Is the charm of what is brief a passing trend?

22-01-2018 | Redacción CEU

Getting attention in just a few seconds, increasing engagement thanks to formats with an expiration date and meeting the demand of immediacy being concise. Snapchat, Whatsapp, Instagram and Facebook have bet on the push of the brief until now. Is it there where the secret of the audience recruitment lies? Big social network companies seem to believe this and have encouraged users and companies to the creation of content in small doses, easy to consume and share, and that just as it comes, it goes. According to the saying, the good, if brief, would be twice as good. Is this really an infallible strategy in digital marketing? Will this trend be as fleeting as the briefness of its format?

 

Do you know what are the trending topics of each day? Has a friend sent you a video on WhatsApp and you said that you saw it last week? Do you usually share "stories" every week and use selfie filters in your videos? So, you are part of what marketers call "Generation Hit". A group of people who are not characterized by their status, condition or age, but by their behavior. They are users that jump from one digital content to another in the blink of an eye, that appreciate the value of the ephemeral and everything that can be communicated fast, that do not need details, and that let themselves be carried away by viral posts. It is evident that the brief, whether in time or in format, causes furor among this group of population.

Is this an impatient society?

Many young people did not get to know the world without computers or cellphones. Many children at the age of two already handle some technological devices in a surprising way. Digital natives relate to the digital world in a natural way. Their time conception is different. It has been said to millennials and Gen Z that their development in a hyperconnected and digitized environment has favored their disproportionate desire for immediacy, but this lack of tolerance for waiting is not exclusive to young people.

Texting a WhatsApp, buying online or consulting a question to your cellphone is easier, more convenient or faster than calling by phone, going to a store or looking for something in a book. In general, the population has become accustomed to complete many tasks that once involved effort and time, but that are now completed in a few seconds. Technology has led to shorten processes and management. On the other hand, our day-to-day is more complex and time has become a very precious resource. It is not surprising that in an accelerated context that demands immediacy, the star content is short, easy to consume and ephemeral.

Is the charm of what is brief a passing trend?

"Stories": the triumph of the ephemeral

Short videos, GIFs, micro-content, ephemeral messages, etc., a large part of the formats that marketing professionals now work on, satisfy the need of immediacy and easy consumption demanded by users. They do not want them to waste their time but, at the same time, they want to satisfy their expectations and get their attention –for example, that is the case of the bumper ads–. One of the platforms that knew how to move this context to its particular universe was Snapchat. This application was pioneer in the development of a transgressor strategy of communication: the ephemeral narrative. Its "stories" captivated millions of people and they did not go unnoticed by the rest of the competitors. Such was the success of this new posting format with expiration date that Instagram, Facebook, Whatsapp and, finally, YouTube would develop their own version.

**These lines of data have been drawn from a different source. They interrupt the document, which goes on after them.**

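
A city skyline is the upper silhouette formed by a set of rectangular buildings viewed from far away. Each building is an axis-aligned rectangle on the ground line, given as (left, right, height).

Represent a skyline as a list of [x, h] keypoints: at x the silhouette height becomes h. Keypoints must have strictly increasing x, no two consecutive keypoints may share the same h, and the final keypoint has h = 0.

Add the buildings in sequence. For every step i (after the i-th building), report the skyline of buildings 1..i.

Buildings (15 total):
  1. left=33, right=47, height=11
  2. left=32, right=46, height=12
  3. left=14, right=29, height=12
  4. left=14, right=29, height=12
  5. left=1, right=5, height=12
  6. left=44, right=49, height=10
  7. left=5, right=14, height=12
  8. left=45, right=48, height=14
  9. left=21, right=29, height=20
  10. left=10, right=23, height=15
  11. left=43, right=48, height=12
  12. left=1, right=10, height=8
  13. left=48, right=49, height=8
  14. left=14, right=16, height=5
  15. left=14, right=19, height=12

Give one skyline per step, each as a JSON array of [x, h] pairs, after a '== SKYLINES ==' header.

== SKYLINES ==
[[33,11],[47,0]]
[[32,12],[46,11],[47,0]]
[[14,12],[29,0],[32,12],[46,11],[47,0]]
[[14,12],[29,0],[32,12],[46,11],[47,0]]
[[1,12],[5,0],[14,12],[29,0],[32,12],[46,11],[47,0]]
[[1,12],[5,0],[14,12],[29,0],[32,12],[46,11],[47,10],[49,0]]
[[1,12],[29,0],[32,12],[46,11],[47,10],[49,0]]
[[1,12],[29,0],[32,12],[45,14],[48,10],[49,0]]
[[1,12],[21,20],[29,0],[32,12],[45,14],[48,10],[49,0]]
[[1,12],[10,15],[21,20],[29,0],[32,12],[45,14],[48,10],[49,0]]
[[1,12],[10,15],[21,20],[29,0],[32,12],[45,14],[48,10],[49,0]]
[[1,12],[10,15],[21,20],[29,0],[32,12],[45,14],[48,10],[49,0]]
[[1,12],[10,15],[21,20],[29,0],[32,12],[45,14],[48,10],[49,0]]
[[1,12],[10,15],[21,20],[29,0],[32,12],[45,14],[48,10],[49,0]]
[[1,12],[10,15],[21,20],[29,0],[32,12],[45,14],[48,10],[49,0]]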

The "stories" are a perfect example of how the short and ephemeral format fits and works into this new social reality. These short posts allow users to tell new things every day in a simple way and with the peculiarity that these publications do not last long –they also feed the FOMO syndrome, "fear of missing out"–. Companies have also been interested in this format, especially at Instagram, thanks to the "stories", they get a better performance, impact and dynamism. It is a good way to get the attention of users, using the same "language" and without wasting their time.

The algorithm that changes the rules

Not long ago, Facebook penalized clickbaiting, a tactic that consisted of "throwing bait", like a headline that promised to reveal a secret, to achieve that users click on the posts. Then, they discover that posts provide little or no information about the promised content. This is another good example of how a fast consumption format manages to have an impact on the audience. Since then, the social platform is increasingly focused on the content and, as a result, has announced new changes in the algorithm that controls its NewsFeed. These modifications could make it difficult to obtain organic reach from the media and brands, because it will prioritize the publications from friends and family over the rest. Besides, it will also minimize the impact of the posts that it considers to force the interaction –such as "like if you are Aries"–.

A key strategy when multiplying the reach on Facebook is producing attractive short videos to get the attention of users and thus, reach the top of NewsFeed –do not forget that the company also launched its own version of "stories"–. But, like Inside Business publishes and PuroMarketing expounds, short videos may lose strength over longer formats. The past year, the platform opted for the launch of "Facebook Watch". The company wants users to spend more time in the social network and a good formula to achieve this is to prioritize the content served in that section. Some of the most important web editors consider that this could be a "death sentence" of the short video format on the NewsFeed.

As evidenced by the new Facebook's strategy, although the brief posts are fashionable, platforms can sometimes change, the rules of the game. For now, the brief remains a trend and it seems that this will continue for a long time. But, long formats with a careful storytelling can also be a good strategy when it comes to reach more people. Whatever the future of marketing is, quality will always make a difference.